Avi Issacharoff | Ha’aretz
2 November 2009
It’s reasonable to assume that if Yaakov (Jack) Teitel had focused only on attacking Palestinians, he would have encountered few problems with law-enforcement authorities. His big mistake, it seems, was targeting non-Arabs as well.
Experience – and statistics – show that Israeli law enforcement is remarkably lax when it comes to tackling violence against Palestinians. Twelve years ago, Teitel confessed to killing two Arabs and then took a break from such activity. Sure, he was detained for questioning after the murder of shepherd Issa Mahamra, but he was released due to insufficient evidence. As with many other cases of murder and violence committed against Palestinians, the story of the shepherd from Yatta and the taxi driver from East Jerusalem disappeared into oblivion – until Teitel returned and attempted to harm Jews, bringing the wrath of public opinion, the Shin Bet security service and the Israel Police down on his head.
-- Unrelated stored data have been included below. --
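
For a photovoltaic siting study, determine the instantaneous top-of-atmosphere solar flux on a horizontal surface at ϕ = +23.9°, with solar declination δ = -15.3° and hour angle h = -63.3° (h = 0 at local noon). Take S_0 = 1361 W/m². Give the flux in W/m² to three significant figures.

cos θ_z = sin ϕ sin δ + cos ϕ cos δ cos h = -0.106906 + 0.396232 = 0.289326.
Flux = S_0 · cos θ_z = 1361 × 0.289326 = 393.8 W/m².

394 W/m²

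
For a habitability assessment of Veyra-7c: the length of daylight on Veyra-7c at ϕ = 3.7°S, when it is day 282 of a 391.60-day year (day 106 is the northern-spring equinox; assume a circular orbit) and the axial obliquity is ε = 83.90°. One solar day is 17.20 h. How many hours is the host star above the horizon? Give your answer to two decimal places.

Solar longitude: L_s = 360° × (282 − 106)/391.60 = 161.798°.
sin δ = sin 83.90° × sin 161.798° = 0.31060, so δ = +18.096°.
cos h₀ = −tan ϕ · tan δ = −tan(-3.7°) × tan(+18.096°) = 0.0211, so h₀ = 1.5497 rad = 88.79°.
Daylight = 2h₀/(2π) × 17.20 h = (1.5497/π) × 17.20 = 8.48 h.

8.48 h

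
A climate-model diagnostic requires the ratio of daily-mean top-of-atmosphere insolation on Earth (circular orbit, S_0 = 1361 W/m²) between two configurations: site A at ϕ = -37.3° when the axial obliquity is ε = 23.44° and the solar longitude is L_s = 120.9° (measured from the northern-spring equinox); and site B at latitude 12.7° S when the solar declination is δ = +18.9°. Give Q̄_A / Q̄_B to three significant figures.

— Configuration A (ϕ=-37.3°):
Solar declination: sin δ = sin ε · sin L_s = sin 23.44° × sin 120.9° = 0.34133, so δ = +19.958°.
cos h₀ = −tan(-37.3°) tan(+19.958°) = 0.2766, h₀ = 1.2905 rad.
Bracket: h₀ sin ϕ sin δ + cos ϕ cos δ sin h₀ = 1.2905×-0.60599×0.34133 + 0.79547×0.93994×0.96097 = -0.266930 + 0.718512 = 0.451582.
Q̄ = (S_0/π) × [bracket] = (1361/π) × 0.451582 = 195.63 W/m².
— Configuration B (ϕ=-12.7°):
cos h₀ = −tan(-12.7°) tan(+18.900°) = 0.0772, h₀ = 1.4936 rad.
Bracket: h₀ sin ϕ sin δ + cos ϕ cos δ sin h₀ = 1.4936×-0.21985×0.32392 + 0.97553×0.94609×0.99702 = -0.106365 + 0.920189 = 0.813824.
Q̄ = (S_0/π) × [bracket] = (1361/π) × 0.813824 = 352.56 W/m².
Ratio Q̄_A / Q̄_B = 195.63 / 352.56 = 0.5549.

Q̄_A / Q̄_B ≈ 0.555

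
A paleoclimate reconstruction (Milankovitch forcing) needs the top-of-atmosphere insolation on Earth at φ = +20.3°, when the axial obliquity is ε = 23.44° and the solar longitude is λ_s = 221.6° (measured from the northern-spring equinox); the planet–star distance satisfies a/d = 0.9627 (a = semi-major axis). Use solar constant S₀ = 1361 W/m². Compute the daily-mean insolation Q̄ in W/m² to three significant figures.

Solar declination: sin δ = sin ε · sin λ_s = sin 23.44° × sin 221.6° = -0.26410, so δ = -15.314°.
cos H₀ = −tan(+20.3°) tan(-15.314°) = 0.1013, H₀ = 1.4693 rad.
Bracket: H₀ sin φ sin δ + cos φ cos δ sin H₀ = 1.4693×0.34694×-0.26410 + 0.93789×0.96449×0.99486 = -0.134627 + 0.899936 = 0.765309.
Inverse-square distance factor (a/d)² = 0.9627² = 0.926791.
Q̄ = (S₀/π) × 0.926791 × [bracket] = (1361/π) × 0.926791 × 0.765309 = 307.3 W/m².

Q̄ ≈ 307 W/m²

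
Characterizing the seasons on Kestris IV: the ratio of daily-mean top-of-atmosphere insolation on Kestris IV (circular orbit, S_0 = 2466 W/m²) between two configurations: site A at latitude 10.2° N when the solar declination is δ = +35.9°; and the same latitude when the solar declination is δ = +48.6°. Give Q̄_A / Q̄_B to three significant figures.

Q̄_A / Q̄_B ≈ 1.11

— Configuration A (ϕ=+10.2°):
cos h₀ = −tan(+10.2°) tan(+35.900°) = -0.1302, h₀ = 1.7014 rad.
Bracket: h₀ sin ϕ sin δ + cos ϕ cos δ sin h₀ = 1.7014×0.17708×0.58637 + 0.98420×0.81004×0.99148 = 0.176664 + 0.790449 = 0.967113.
Q̄ = (S_0/π) × [bracket] = (2466/π) × 0.967113 = 759.14 W/m².
— Configuration B (ϕ=+10.2°):
cos h₀ = −tan(+10.2°) tan(+48.600°) = -0.2041, h₀ = 1.7763 rad.
Bracket: h₀ sin ϕ sin δ + cos ϕ cos δ sin h₀ = 1.7763×0.17708×0.75011 + 0.98420×0.66131×0.97895 = 0.235945 + 0.637161 = 0.873106.
Q̄ = (S_0/π) × [bracket] = (2466/π) × 0.873106 = 685.35 W/m².
Ratio Q̄_A / Q̄_B = 759.14 / 685.35 = 1.108.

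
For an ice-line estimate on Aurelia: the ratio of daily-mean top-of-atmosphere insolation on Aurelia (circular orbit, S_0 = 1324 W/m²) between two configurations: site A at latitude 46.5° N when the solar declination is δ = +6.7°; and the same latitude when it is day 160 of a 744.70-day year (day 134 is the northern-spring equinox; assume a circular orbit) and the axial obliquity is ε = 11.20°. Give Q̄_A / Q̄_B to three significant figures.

— Configuration A (ϕ=+46.5°):
cos h₀ = −tan(+46.5°) tan(+6.700°) = -0.1238, h₀ = 1.6949 rad.
Bracket: h₀ sin ϕ sin δ + cos ϕ cos δ sin h₀ = 1.6949×0.72537×0.11667 + 0.68835×0.99317×0.99231 = 0.143438 + 0.678391 = 0.821829.
Q̄ = (S_0/π) × [bracket] = (1324/π) × 0.821829 = 346.35 W/m².
— Configuration B (ϕ=+46.5°):
Solar longitude: L_s = 360° × (160 − 134)/744.70 = 12.569°.
sin δ = sin 11.20° × sin 12.569° = 0.04227, so δ = +2.422°.
cos h₀ = −tan(+46.5°) tan(+2.422°) = -0.0446, h₀ = 1.6154 rad.
Bracket: h₀ sin ϕ sin δ + cos ϕ cos δ sin h₀ = 1.6154×0.72537×0.04227 + 0.68835×0.99911×0.99901 = 0.049530 + 0.687057 = 0.736587.
Q̄ = (S_0/π) × [bracket] = (1324/π) × 0.736587 = 310.43 W/m².
Ratio Q̄_A / Q̄_B = 346.35 / 310.43 = 1.116.

Q̄_A / Q̄_B ≈ 1.12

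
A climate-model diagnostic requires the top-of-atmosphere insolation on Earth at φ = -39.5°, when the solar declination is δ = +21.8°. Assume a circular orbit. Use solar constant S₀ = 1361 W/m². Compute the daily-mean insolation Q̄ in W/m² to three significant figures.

cos H₀ = −tan(-39.5°) tan(+21.800°) = 0.3297, H₀ = 1.2348 rad.
Bracket: H₀ sin φ sin δ + cos φ cos δ sin H₀ = 1.2348×-0.63608×0.37137 + 0.77162×0.92849×0.94408 = -0.291686 + 0.676378 = 0.384692.
Q̄ = (S₀/π) × [bracket] = (1361/π) × 0.384692 = 166.7 W/m².

Q̄ ≈ 167 W/m²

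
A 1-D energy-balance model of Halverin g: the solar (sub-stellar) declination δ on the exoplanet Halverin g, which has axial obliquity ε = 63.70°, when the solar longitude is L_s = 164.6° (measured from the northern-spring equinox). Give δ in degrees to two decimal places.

δ = +13.77°

sin δ = sin ε · sin L_s = sin 63.70° × sin 164.6° = 0.238067.
δ = arcsin(0.238067) = +13.77°.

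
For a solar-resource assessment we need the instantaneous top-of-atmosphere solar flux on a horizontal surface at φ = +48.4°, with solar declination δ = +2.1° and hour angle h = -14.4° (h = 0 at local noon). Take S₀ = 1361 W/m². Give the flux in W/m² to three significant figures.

cos θ_z = sin φ sin δ + cos φ cos δ cos h = 0.027402 + 0.642636 = 0.670038.
Flux = S₀ · cos θ_z = 1361 × 0.670038 = 911.9 W/m².

912 W/m²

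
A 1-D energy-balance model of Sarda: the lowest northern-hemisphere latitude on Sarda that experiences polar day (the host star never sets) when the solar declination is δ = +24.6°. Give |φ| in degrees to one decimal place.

Polar day requires cos H₀ = −tan φ tan δ ≤ −1, i.e. tan φ tan δ ≥ 1.
The boundary is |tan φ| · |tan δ| = 1, so |φ| = 90° − |δ| = 90° − 24.6° = 65.4° in the northern hemisphere.

|φ| = 65.4°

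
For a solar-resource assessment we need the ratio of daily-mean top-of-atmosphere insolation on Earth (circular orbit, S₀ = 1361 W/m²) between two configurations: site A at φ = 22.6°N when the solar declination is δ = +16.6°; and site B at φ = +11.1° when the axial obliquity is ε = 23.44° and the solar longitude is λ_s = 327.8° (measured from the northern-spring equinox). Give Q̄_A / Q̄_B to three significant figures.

Q̄_A / Q̄_B ≈ 1.19

— Configuration A (φ=+22.6°):
cos H₀ = −tan(+22.6°) tan(+16.600°) = -0.1241, H₀ = 1.6952 rad.
Bracket: H₀ sin φ sin δ + cos φ cos δ sin H₀ = 1.6952×0.38430×0.28569 + 0.92321×0.95832×0.99227 = 0.186117 + 0.877892 = 1.064009.
Q̄ = (S₀/π) × [bracket] = (1361/π) × 1.064009 = 460.95 W/m².
— Configuration B (φ=+11.1°):
Solar declination: sin δ = sin ε · sin λ_s = sin 23.44° × sin 327.8° = -0.21197, so δ = -12.238°.
cos H₀ = −tan(+11.1°) tan(-12.238°) = 0.0426, H₀ = 1.5282 rad.
Bracket: H₀ sin φ sin δ + cos φ cos δ sin H₀ = 1.5282×0.19252×-0.21197 + 0.98129×0.97728×0.99909 = -0.062363 + 0.958122 = 0.895759.
Q̄ = (S₀/π) × [bracket] = (1361/π) × 0.895759 = 388.06 W/m².
Ratio Q̄_A / Q̄_B = 460.95 / 388.06 = 1.188.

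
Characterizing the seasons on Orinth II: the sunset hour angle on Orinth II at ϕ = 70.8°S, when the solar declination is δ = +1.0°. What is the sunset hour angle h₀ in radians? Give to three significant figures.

h₀ = 1.52 rad

cos h₀ = −tan ϕ · tan δ = −tan(-70.8°) × tan(+1.000°) = 0.0501, so h₀ = 1.5207 rad = 87.13°.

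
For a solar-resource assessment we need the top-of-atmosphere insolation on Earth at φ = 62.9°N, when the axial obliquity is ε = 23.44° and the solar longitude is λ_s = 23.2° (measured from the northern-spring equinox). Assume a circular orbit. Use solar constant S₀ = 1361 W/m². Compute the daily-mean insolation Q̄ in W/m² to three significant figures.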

The (justifiably) prevailing feeling among Palestinians in the West Bank is that their blood is of no consequence. It’s hard to find a Palestinian today who will make an effort to approach the Israeli police about a settler assault, unless Israeli human-rights groups help him. The way Palestinians in the territories see it, Israeli law is enforced only if Jews are harmed, while incidents in which Palestinians are murdered, beaten or otherwise wounded are treated cursorily at best – and more often, are ignored entirely.
For instance, at least six shooting attacks against Palestinians in 2001-2002 have remained unsolved. The most shocking incident took place in July 2001, when three members of the Tamaizi family were shot to death by a man in a skullcap, according to relatives. The gunman asked the driver of the vehicle to stop, as it drove from one end of the village of Idna to the other, after a family wedding. When it stopped, he opened fire. But it’s doubtful that Israelis remember that 3-month-old Dai Marwan Tamaizi, born after his parents underwent 14 years of fertility treatments, was killed that day – as were Mohammed Salameh Tamaizi, 27, an only child, and Mohammed Hilmi al-Tamaizi, 24, who was engaged to be married.
One relative recalled last night that to this day, the Israeli authorities have not bothered to update the family on the outcome of their investigation.
Investigations by Palestinian-rights advocacy group Yesh Din has found that 90 percent of police investigations of cases in which Israelis are suspected of committing offenses against Palestinians in the West Bank are left unsolved and are closed. In a 2006 case, four settlers were suspected of beating an elderly Palestinian man with a rifle, leaving him unconscious for three weeks – but police didn’t check the alibis of two of the suspects, and a third wasn’t even questioned.
There are many more such incidents that indicate that the impression of Palestinians in the West Bank is rooted in reality. Maybe it’s Arab terrorists simply interest the law-enforcement authorities more than Jewish terrorists.